Après Mammuth et Le Grand Soir, films originaux qui échappent aux conventions d’un cinéma français parfois un peu ronronnant, Delépine et Kervern réitèrent avec un film qui en déroutera certains, non tellement par son sujet, mais peut-être parce qu’il repose essentiellement sur un seul acteur qui n’en est pas un, puisqu’il s’agit de l’écrivain Houellebecq qui occupe l’écran quasiment en permanence, seul.
On a déjà vu l’écrivain à la télévision, traîner sa silhouette déglinguée, en parka crado face à BHL, dandy à chemise blanche. L’histrion nous agaçait, mais l’acteur est époustouflant. Avec son visage ravagé, son torse maigre (il rappelle le Céline de la fin), avec sa moue sur une mâchoire qu’on devine sans dents, il incarne un Français moyen, gentil mari, gentil père de famille qui fume, avachi sur son canapé, en essorant les dernières gouttes d’un bib de vin, qui évite toute discussion, qui fuit tout conflit : quelques plans et le ton est donné, c’est l’univers de Kervern et Délépine, une sorte de réalisme déjanté… Jusqu’au jour où il s’en va pour de bon.
Il enfourche son vélo, vêtu d’une improbable tenue de cycliste. Il est un peu ridicule, il le sait, mais ses enfants lui ont offerte, alors il la met. Et le Mélancolique pédale, pédale, dans le soleil, tout en haut de la montagne, là où la mort ne peut être que belle. Mais veut-il vraiment en finir ? Il est fatigué de sa vie, mais difficile de prendre au sérieux ce désespéré, pas plus qu’on ne peut prendre au sérieux ce sportif, aux jambes en allumettes, essoufflé, qui fume en tenant sa cigarette entre le majeur et l’annulaire, tantôt de la main gauche, tantôt de la main droite, méthodiquement… Il lâche le vélo, se balade et jouit enfin de sa solitude, seul au milieu d’un paysage provençal, lumineux, superbement filmé. Mais ce solitaire n’est pas tout à fait un misanthrope, quand il rencontre un simplet de village, il accepte de faire avec lui une partie de petits cyclistes. Désopilant…
C’est un film sur la condition humaine… Grandeur et Misère de l’homme. Houellebecq, en petit Pascal, contemplant son gouffre du haut de la montagne, ou en boy scout minable, n’arrivant pas à allumer un feu…
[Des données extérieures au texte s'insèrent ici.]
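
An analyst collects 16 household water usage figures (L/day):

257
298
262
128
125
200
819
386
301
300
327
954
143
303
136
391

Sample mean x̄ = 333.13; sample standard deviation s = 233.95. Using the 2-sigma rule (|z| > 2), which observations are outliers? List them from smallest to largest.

819, 954

Cutoffs at x̄ ± 2s: 333.13 ± 2·233.95 = [-134.77, 801.03].
819: z = 2.08, |z| > 2 → outlier.
954: z = 2.65, |z| > 2 → outlier.
Every other value lies within [-134.77, 801.03].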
La fin du film que nous ne dévoilerons pas, reste dans la même tonalité…
Drôle de film donc, avec un drôle de titre : pourquoi en anglais ?…
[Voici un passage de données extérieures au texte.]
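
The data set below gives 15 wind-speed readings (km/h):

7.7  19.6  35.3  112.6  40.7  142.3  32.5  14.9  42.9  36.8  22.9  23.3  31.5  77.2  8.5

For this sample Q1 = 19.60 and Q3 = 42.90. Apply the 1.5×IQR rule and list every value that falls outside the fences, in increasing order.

IQR = Q3 − Q1 = 42.90 − 19.60 = 23.30.
Lower fence = Q1 − 1.5·IQR = 19.60 − 34.95 = -15.35.
Upper fence = Q3 + 1.5·IQR = 42.90 + 34.95 = 77.85.
112.6 > 77.85 → outlier.
142.3 > 77.85 → outlier.
All remaining values lie within [-15.35, 77.85].

112.6, 142.3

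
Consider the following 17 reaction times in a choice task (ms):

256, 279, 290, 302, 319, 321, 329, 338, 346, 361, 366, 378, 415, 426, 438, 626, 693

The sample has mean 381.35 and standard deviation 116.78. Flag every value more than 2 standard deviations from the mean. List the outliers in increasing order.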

Utiliser le terme en anglais a quelque chose d’ironique, appeler le film « expérience de mort imminente » eut été plus premier degré.
Pour le coup, moi, j’aurais trouvé ça assez ironique !
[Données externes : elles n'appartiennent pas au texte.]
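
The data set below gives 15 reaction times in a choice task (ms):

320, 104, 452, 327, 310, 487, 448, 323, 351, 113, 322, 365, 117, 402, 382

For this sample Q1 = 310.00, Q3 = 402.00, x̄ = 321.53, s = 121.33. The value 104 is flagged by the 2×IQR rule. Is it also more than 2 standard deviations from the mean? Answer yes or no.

z = (104 − 321.53) / 121.33 = -1.79.
|z| = 1.79 ≤ 2.

no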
Sans doute ,c’est ironique. Et c’est vrai que si on retraduit ce titre en français,c’est limite ridicule…Mais ce qui m’agace, c’est que ça rencontre une mode qui consiste à ne pas traduire les titres des films américains ( sans doute imposée par des producteurs pour des raisons économiques) et pire, à donner des titre anglais à des films asiatiques ou sud américains …
Le film touche les sujets habituels de Houellebecq : le désespoir, la dépression, la banalité de la vie moderne (ou de la vie tout court), l’inutilité de l’homme contemporain et son incapacité à, par exemple, faire du feu, ce qui veut dire qu’il est juste un consommateur… Dans le film Houellebecq n’est pas exactement un acteur, il joue un de ses personnages… il se joue un peu lui-même.
C’est Houellebecq qui a écrit le scénario ? Ou c’est lui qui a tout simplement inspiré Delépine et Kervern ?
Le scénario est de Kervern/Delépine
On donne parfois des titre anglais à des films français ! (« wild side » de Sébastien Lifshitz) Et puis il y a les titres en anglais remplacés par un autre titre en anglais. Je sais que sans eux on serait tous en Germanie, mais quand même…
Oui, remplacer « Cruel intentions » en vo par « Sex intentions » en vf, par exemple, c’était brillant !!